I have read over and over in books and magazines and articles and studies that parents are the greatest influencers in a child’s life. Good and bad, Josh and I are shaping our sons into the men they will become. This really scares me most of the time – the responsibility of it all – but instead of hiding under the covers and leaving all the shaping for someone else to do, I am peering out of my safe cocoon of procrastination and low confidence, and I’m realizing that God made me the mother of these boys – ME! And that is one job I am so thankful for, it is the best job I could ever hope for, it is my best dream come true.
And with that job comes another dream come true – I get to be a teacher. I am slowly but surely getting more and more excited about my role in sharing faith with the boys, growing with them, learning with them, all of us becoming more of who we were meant to be with each Bible story, each conversation about God, each fun activity that teaches a truth, each task we take on to bless another.
I always feel like I am only just beginning on this journey of teaching my boys about the One who loves them more than I ever could. I think it’s because every time I learn something new about God, that one thing shows me ten more things, and I realize there will never be enough time in this life to learn all there is to learn. So I will take what I can, show the boys what I can, never stop learning, never stop growing, and look forward to the day when I will see God face to face.
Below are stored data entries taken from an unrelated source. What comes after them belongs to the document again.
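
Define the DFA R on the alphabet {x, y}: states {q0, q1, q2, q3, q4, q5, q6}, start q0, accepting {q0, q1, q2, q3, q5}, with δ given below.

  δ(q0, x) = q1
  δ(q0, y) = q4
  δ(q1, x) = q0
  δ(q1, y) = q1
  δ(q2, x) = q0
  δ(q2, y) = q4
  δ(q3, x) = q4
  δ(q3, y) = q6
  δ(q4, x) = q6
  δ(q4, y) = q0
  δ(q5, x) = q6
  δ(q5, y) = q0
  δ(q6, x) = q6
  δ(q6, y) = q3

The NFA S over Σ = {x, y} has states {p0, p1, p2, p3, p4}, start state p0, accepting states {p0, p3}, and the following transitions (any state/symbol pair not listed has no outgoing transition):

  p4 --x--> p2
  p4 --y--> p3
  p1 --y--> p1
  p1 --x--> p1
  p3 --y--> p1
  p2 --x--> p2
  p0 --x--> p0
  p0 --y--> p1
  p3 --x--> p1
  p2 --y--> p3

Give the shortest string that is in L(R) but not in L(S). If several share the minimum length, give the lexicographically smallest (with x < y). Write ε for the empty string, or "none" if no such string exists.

The string xy is accepted by R but not by S.
No shorter string lies in the difference, and xy is the lexicographically first length-2 string in L(R) \ L(S).

xy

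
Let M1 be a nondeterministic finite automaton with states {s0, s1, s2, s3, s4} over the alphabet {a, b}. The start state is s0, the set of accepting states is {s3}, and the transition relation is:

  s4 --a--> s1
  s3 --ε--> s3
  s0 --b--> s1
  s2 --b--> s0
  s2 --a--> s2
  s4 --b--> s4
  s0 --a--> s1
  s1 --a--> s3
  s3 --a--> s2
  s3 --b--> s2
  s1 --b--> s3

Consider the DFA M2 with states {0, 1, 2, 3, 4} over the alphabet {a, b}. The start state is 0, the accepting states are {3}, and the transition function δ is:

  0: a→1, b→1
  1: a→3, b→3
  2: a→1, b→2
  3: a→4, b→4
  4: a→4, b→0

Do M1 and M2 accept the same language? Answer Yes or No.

Exploring the product automaton M1 × M2 from the start pair (s0, 0), following both machines on each input symbol, reaches 4 state pairs: (s0, 0), (s1, 1), (s3, 3), (s2, 4).
M1 accepts in {s3} and M2 accepts in {3}. In every reachable pair the two components are either both accepting — (s3, 3) — or both non-accepting, so no string is accepted by exactly one of the machines: L(M1) \ L(M2) and L(M2) \ L(M1) are both empty.
Hence every string is accepted by M1 iff it is accepted by M2, and the two languages coincide.

Yes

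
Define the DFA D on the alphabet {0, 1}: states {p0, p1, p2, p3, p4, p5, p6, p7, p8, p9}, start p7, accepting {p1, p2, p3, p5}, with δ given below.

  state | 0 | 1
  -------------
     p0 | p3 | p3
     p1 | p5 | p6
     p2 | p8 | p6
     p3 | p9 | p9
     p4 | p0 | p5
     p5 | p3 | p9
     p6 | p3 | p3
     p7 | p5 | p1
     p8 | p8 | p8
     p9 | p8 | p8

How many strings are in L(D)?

7

The useful subgraph on states {p1, p3, p5, p6, p7} is acyclic, so L(D) is finite; the longest accepting path visits 4 useful states, giving maximum string length 3.
Counting accepting paths from p7 by length: 2 of length 1, 2 of length 2, 3 of length 3. Total 7.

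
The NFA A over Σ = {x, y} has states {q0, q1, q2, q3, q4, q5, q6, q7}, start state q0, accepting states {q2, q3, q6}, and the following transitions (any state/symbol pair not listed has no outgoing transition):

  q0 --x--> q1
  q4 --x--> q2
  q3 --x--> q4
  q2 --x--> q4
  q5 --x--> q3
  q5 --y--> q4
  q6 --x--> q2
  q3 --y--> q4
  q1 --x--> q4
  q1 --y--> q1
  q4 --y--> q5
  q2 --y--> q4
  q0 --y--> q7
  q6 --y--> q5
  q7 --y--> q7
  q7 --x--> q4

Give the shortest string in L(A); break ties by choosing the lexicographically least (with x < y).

xxx

A breadth-first search from q0 reaches an accepting state first via the path q0 → q1 → q4 → q2 on input xxx.
No string of length < 3 is accepted (BFS exhausts all shorter strings without reaching an accepting state), and xxx is the lexicographically least accepting string of length 3.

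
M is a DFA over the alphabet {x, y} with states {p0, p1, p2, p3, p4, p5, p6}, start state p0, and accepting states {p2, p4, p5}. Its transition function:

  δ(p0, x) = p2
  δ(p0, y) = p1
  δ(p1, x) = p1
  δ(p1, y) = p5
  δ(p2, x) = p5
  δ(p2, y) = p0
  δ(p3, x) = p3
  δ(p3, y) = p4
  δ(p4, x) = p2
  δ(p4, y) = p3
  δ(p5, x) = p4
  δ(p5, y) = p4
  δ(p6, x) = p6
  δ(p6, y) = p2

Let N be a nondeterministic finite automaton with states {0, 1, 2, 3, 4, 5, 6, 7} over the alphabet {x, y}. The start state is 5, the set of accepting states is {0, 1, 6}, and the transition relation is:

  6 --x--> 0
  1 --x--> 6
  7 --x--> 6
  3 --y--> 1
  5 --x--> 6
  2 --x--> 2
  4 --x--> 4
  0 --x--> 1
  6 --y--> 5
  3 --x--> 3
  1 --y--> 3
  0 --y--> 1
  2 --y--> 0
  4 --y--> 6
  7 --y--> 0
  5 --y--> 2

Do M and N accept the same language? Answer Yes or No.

Exploring the product automaton M × N from the start pair (p0, 5), following both machines on each input symbol, reaches 6 state pairs: (p0, 5), (p2, 6), (p1, 2), (p5, 0), (p4, 1), (p3, 3).
M accepts in {p2, p4, p5} and N accepts in {0, 1, 6}. In every reachable pair the two components are either both accepting — (p2, 6), (p5, 0), (p4, 1) — or both non-accepting, so no string is accepted by exactly one of the machines: L(M) \ L(N) and L(N) \ L(M) are both empty.
Hence every string is accepted by M iff it is accepted by N, and the two languages coincide.

Yes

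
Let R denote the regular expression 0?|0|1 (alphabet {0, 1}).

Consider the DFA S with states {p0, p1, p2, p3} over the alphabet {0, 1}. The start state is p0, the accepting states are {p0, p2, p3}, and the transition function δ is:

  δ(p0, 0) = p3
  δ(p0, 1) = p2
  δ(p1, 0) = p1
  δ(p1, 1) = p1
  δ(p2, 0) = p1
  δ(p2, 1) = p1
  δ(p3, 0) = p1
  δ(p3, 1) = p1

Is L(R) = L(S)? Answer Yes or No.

Yes

Converting the expression R to a DFA (subset construction, then merging equivalent states) gives the minimal DFA with states {r0, r1, r2}, start state r0, accepting states {r0, r1} and transitions r0: 0→r1, 1→r1; r1: 0→r2, 1→r2; r2: 0→r2, 1→r2.
Exploring the product automaton R × S from the start pair (r0, p0), following both machines on each input symbol, reaches 4 state pairs: (r0, p0), (r1, p3), (r1, p2), (r2, p1).
R accepts in {r0, r1} and S accepts in {p0, p2, p3}. In every reachable pair the two components are either both accepting — (r0, p0), (r1, p3), (r1, p2) — or both non-accepting, so no string is accepted by exactly one of the machines: L(R) \ L(S) and L(S) \ L(R) are both empty.
Hence every string is accepted by R iff it is accepted by S, and the two languages coincide.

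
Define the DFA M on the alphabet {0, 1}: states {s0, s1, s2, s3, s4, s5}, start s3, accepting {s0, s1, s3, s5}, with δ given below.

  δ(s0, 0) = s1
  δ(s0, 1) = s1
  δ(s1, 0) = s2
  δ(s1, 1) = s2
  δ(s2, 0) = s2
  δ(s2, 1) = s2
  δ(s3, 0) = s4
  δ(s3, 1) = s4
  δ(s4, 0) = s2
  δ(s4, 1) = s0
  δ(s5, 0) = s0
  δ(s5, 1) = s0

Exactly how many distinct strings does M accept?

7

The useful subgraph on states {s0, s1, s3, s4} is acyclic, so L(M) is finite; the longest accepting path visits 4 useful states, giving maximum string length 3.
Counting accepting paths from s3 by length: 1 of length 0, 2 of length 2, 4 of length 3. Total 7.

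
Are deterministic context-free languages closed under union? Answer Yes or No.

No

{aⁿbⁿ : n≥0} and {aⁿb²ⁿ : n≥0} are each accepted by a deterministic PDA (push the a's; pop one per b, respectively one per two b's), but their union U is not. Suppose a DPDA M accepted U. Being deterministic, M has a single run on aⁿb²ⁿ, and since aⁿbⁿ ∈ U that run passes through an accepting configuration right after consuming the prefix aⁿbⁿ and then goes on to accept again after n more b's. Build an ordinary (nondeterministic) PDA M′ that simulates M on a's and b's and, at any moment when M is in an accepting state, may switch to a second mode in which it reads only c's, feeding each c to M as a b; M′ accepts when M does. Then M′ accepts aⁱbʲcᵏ (k≥1) exactly when both aⁱbʲ ∈ U and aⁱbʲ⁺ᵏ ∈ U, and checking the four cases (i=j or j=2i, combined with j+k=i or j+k=2i) leaves only i=j=k: so L(M′) ∩ a*b*c⁺ = {aⁿbⁿcⁿ : n≥1} would be context-free, which it is not (pumping lemma) — contradiction. (The union is an unambiguous CFL; it is determinism, not unambiguity, that fails.)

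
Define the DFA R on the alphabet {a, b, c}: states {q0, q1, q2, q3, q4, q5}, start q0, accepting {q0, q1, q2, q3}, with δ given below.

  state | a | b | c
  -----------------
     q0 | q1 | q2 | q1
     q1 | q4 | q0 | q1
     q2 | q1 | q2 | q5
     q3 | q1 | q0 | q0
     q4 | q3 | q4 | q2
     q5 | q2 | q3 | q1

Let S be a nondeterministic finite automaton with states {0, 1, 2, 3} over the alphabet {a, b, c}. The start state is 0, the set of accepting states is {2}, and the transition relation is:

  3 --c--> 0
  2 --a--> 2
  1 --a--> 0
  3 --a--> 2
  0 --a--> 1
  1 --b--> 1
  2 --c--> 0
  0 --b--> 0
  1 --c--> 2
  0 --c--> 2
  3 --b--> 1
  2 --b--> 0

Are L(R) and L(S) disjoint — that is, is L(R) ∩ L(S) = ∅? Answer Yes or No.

No

The string c is accepted by both R and S.
Hence L(R) ∩ L(S) ≠ ∅.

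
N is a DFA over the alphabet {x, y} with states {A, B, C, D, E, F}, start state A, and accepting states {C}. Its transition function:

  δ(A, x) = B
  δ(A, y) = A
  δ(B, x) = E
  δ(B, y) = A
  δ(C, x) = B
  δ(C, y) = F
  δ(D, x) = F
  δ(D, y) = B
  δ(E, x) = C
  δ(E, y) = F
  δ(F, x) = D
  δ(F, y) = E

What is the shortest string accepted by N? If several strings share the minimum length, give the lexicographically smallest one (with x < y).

xxx

A breadth-first search from A reaches an accepting state first via the path A → B → E → C on input xxx.
No string of length < 3 is accepted (BFS exhausts all shorter strings without reaching an accepting state), and xxx is the lexicographically least accepting string of length 3.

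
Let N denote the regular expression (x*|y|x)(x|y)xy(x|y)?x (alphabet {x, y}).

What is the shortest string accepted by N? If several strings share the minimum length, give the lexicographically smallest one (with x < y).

By inspection of the expression, no string of length less than 4 matches, and xxyx is the lexicographically first match of length 4.

xxyx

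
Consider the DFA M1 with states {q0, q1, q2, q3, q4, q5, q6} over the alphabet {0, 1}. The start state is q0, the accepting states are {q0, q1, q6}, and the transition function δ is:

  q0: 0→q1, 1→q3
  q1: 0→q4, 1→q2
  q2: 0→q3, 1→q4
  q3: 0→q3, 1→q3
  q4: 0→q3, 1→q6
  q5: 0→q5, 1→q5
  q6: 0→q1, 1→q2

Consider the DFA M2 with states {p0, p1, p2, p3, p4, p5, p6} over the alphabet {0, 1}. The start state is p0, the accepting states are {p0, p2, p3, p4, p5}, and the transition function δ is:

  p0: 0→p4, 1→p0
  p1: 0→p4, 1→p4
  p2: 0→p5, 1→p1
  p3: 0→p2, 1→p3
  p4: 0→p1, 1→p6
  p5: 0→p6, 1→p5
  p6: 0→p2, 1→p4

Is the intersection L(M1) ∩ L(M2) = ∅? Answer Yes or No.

The empty string ε is accepted by both M1 and M2.
Hence L(M1) ∩ L(M2) ≠ ∅.

No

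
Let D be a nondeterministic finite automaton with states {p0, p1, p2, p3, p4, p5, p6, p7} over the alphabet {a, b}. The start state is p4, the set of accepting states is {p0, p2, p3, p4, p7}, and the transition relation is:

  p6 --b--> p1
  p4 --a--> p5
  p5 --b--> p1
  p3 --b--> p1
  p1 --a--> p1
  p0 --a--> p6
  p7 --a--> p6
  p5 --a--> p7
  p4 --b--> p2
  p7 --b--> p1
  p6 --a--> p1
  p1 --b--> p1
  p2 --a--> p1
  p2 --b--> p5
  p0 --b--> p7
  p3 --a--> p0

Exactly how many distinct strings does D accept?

The useful subgraph on states {p2, p4, p5, p7} is acyclic, so L(D) is finite; the longest accepting path visits 4 useful states, giving maximum string length 3.
Counting accepting paths from p4 by length: 1 of length 0, 1 of length 1, 1 of length 2, 1 of length 3. Total 4.

4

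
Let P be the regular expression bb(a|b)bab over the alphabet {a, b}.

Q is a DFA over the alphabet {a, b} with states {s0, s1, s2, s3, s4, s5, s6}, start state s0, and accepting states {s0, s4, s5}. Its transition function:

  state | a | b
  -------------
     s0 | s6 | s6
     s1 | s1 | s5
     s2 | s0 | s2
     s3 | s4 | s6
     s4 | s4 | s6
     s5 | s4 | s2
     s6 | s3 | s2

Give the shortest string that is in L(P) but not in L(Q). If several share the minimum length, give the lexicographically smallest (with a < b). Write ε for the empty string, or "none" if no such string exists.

bbabab

The string bbabab is accepted by P but not by Q.
No shorter string lies in the difference, and bbabab is the lexicographically first length-6 string in L(P) \ L(Q).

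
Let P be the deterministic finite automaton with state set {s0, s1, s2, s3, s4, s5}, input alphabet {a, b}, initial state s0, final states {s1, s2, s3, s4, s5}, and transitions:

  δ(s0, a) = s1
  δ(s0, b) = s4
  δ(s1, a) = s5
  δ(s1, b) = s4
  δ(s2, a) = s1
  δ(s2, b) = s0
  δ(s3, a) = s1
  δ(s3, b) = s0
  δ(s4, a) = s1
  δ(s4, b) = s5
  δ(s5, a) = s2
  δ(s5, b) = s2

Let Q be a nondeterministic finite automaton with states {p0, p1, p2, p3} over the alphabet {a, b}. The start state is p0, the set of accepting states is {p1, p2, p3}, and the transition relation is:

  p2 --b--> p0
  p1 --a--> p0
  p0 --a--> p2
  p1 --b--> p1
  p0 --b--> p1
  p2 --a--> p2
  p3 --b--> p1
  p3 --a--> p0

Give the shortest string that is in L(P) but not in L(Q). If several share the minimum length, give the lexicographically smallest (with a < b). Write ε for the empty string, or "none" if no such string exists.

The string ab is accepted by P but not by Q.
No shorter string lies in the difference, and ab is the lexicographically first length-2 string in L(P) \ L(Q).

ab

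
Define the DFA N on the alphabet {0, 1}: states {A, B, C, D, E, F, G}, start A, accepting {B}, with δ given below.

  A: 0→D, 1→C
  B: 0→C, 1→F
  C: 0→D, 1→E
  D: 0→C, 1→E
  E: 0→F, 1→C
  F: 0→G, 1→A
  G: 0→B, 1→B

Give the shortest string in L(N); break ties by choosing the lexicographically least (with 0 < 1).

A breadth-first search from A reaches an accepting state first via the path A → D → E → F → G → B on input 01000.
No string of length < 5 is accepted (BFS exhausts all shorter strings without reaching an accepting state), and 01000 is the lexicographically least accepting string of length 5.

01000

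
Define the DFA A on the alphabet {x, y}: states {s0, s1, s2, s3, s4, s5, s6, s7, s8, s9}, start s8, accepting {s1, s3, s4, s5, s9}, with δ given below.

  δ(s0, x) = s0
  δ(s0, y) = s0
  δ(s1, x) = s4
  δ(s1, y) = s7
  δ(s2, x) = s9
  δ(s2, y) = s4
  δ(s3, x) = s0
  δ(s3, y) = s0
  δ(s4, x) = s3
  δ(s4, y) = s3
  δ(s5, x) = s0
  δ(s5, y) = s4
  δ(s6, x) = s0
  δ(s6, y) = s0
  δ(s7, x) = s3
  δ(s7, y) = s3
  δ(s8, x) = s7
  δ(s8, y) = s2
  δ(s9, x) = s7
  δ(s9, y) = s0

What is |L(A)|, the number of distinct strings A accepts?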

Watching all the Veggie Tales videos wasn’t enough, reading all the stories in the Toddler Bible wasn’t enough, taking them to church on Sundays isn’t enough – it’s not that I’m being self-defeating – quite the opposite – what I’m realizing is that it will never be the end. I will never get to a place where I think, There, I’ve taught them all they need to know about God, the Bible, Jesus and the basics of christian living. I will never get to that place because it doesn’t exist. Neither can I sit back in my own life and think, I’ve finally arrived. I finally know all I need to know about my faith. Now I can move on to something else…
More and more I come back to a place of anticipation, of excitement, of pure joy at the thought of the very special role I have in my son’s lives to teach them about God. I feel this growing sense of euphoria because it means something wonderful for my own life – it means I must learn and grow too. Teach them what I’ve already learned – yes – but also teach them what I’m learning today, tomorrow, five years from now. My faith will increase as I strive to show them how their faith can increase. It is inevitable and it is awesome.
So I sit and type and put all these thoughts together into one most magnificent realization – that little girl inside me is smiling so big, so bright, so full of joy. She will be a teacher, and she will teach about the best thing in life – her Saviour. And she will teach it to the students who hold the dearest place in her heart – her two sons.
Lord, please help the teacher in me to teach only what you want me to teach, when you want me to teach it. Show me how to go about this wonderfully huge and important role you’ve given me. Let my boys learn from me and grow with me as we always seek to know You more.
– I’ll give this post a home in the Faith At Home section of this blog.